Public urination is illegal in every state in the country, but the crime it is charged under can vary between jurisdictions. In Texas, it is usually charged under disorderly conduct. If you are charged with disorderly conduct in the state of Texas, you can be charged with a Class C misdemeanor, which is punishable by a fine of $500 or less. According to the sec. 42.01 of the Texas Penal Code, someone commits disorderly conduct when they “exposes his anus or genitals in a public place and is reckless about whether another may be present who will be offended or alarmed by his act”.

There are also city and county ordinances to account for that outlaw public urination. These ordinances make it illegal to urinate on any public property, and even private property that is visible from public property (For example, if you urinate on your front yard that is across the street from a park, you could still be charged since people can still see you on your private property). Harsher charges that the defendant could be charged with are things like indecent exposure or lewdness, which are crimes that requires defendants to register as sex offenders. Another element to public urination charges are whether or not someone underage is present. This can quickly get you into deeper trouble with the law and land you in a sex offender registry, which can follow you for the rest of your life. In the states of California, Georgia, and Arizona this can be the case. Most criminal charges, in addition to sex offender registration, can follow you around for the rest of your life. You can be kept from living in certain areas of town, be denied employment, kept from international travel, and even can be kept from receiving student loans.

Should I Hire a Lawyer?

If you have been charged with a misdemeanor, it’s a smart idea to hire a criminal defense attorney to help you. In the long run, it’s worthwhile to let a lawyer handle your misdemeanor charge since the cost of hiring legal counsel is far outweighed by the long-term cost of a misdemeanor on your record. In addition, if you are required to come to court for your summons, it may be best to let your lawyer go to the courthouse instead. For some individuals, finding time out of their busy schedules to sit at a courthouse for several hours is out of the question. If you have a busy career or simply an inflexible work schedule, you may feel that you’re wasting your valuable time. Also, if you are contesting the ticket, you may be required to appear multiple times. For some people, going to the courthouse can be a stressful or even embarrassing process. Typically, the defendant must stand up in front of the judge and answer questions out loud in a courtroom full of other people who are waiting to see the him or her themselves. If you are a naturally shy, nervous, or just a private person, this can be pretty nerve-wracking.

What are Common Defenses Against Public Urination Charges?

Like all criminal charges, the defendant is innocent until proven guilty. Police officers can issue tickets even if they simply suspect public urination regardless of whether or not if there is proof. This means that if a police officer just sees you unzipping your pants but not actually urinating or exposing your genitals, they will still issue a summons, even though there aren’t any “attempted public urination” laws on the books. Really, any ticket or summons directed at someone who hasn’t even urinated is unlawful. Secondly, in most cases, the defendant will have had their back turned to the officer. Often, men will turn to face a wall or corner in order to maintain some level of privacy. if the police officer’s view is blocked, then how does the officer know if the defendant was actually urinating? The defendant could have been fixing a stuck zipper or making an adjustment to relieve discomfort. In fact, it can be pretty rare for an officer to actually see the defendant urinating.
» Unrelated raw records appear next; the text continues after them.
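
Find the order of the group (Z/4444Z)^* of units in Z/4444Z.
|(Z/4444Z)^*| = 2000

(Z/4444Z)^* consists of the classes a with gcd(a, 4444) = 1, so its order is φ(4444). φ is multiplicative, with φ(p^e) = p^e − p^(e−1). Factorise 4444 = 2^2 · 11 · 101. Then
  φ(4444) = (2^2 − 2^1) · (11 − 1) · (101 − 1) = 2 · 10 · 100 = 2000.
Thus |(Z/4444Z)^*| = 2000.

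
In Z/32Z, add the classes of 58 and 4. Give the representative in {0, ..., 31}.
Reduce the summands first: 58 ≡ 26 (mod 32), so 58 + 4 ≡ 26 + 4 (mod 32). 26 + 4 = 30; 30 = 0·32 + 30, so (58 + 4) mod 32 = 30.

Final answer: 30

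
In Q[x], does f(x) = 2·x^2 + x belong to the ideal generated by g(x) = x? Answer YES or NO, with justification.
YES

In Q[x] the ideal (g) consists of all multiples of g, so f ∈ (g) iff g | f, i.e. iff the remainder of f on division by g is 0. Divide f by g (g is monic, so eliminate the leading term of the running remainder at each step):
  leading term 2·x^2: subtract (2·x)·g(x) = 2·x^2, leaving x
  leading term x: subtract (1)·g(x) = x, leaving 0
The remainder is 0, so f(x) = g(x) · h(x) with h(x) = 2·x + 1. Hence g | f, i.e. f ∈ (g).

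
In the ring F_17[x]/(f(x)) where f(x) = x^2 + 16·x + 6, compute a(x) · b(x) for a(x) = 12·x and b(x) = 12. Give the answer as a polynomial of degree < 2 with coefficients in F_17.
a · b ≡ 8·x (mod f(x))

Multiply as integer polynomials: a · b = 144·x. Reducing coefficients mod 17: a · b ≡ 8·x. This already has degree < 2, so no reduction by f is needed. Hence a · b ≡ 8·x in F_17[x]/(f).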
What Will the Police Officer Do?

To combat these defenses, a police officer will usually try to beef up their case by asking questions like “What were you doing?”. If the defendant answers with any sort of apology, the apology is usually taken as a confession, legally. This can make it easier for the prosecution to prove guilt beyond a reasonable doubt. The best thing you can do to combat this is to not answer any of the questions or make any sort of comments to the police at the time. Remember that the only thing you are required to do at that time is to show your identification or drivers license to the police officer. You are under no legal obligation to answer if the police officer asks you what you were doing. In addition to questions, the officer can use his or her own observations to build a case. For example, if they hear, smell or see urine they can use that against the defendant.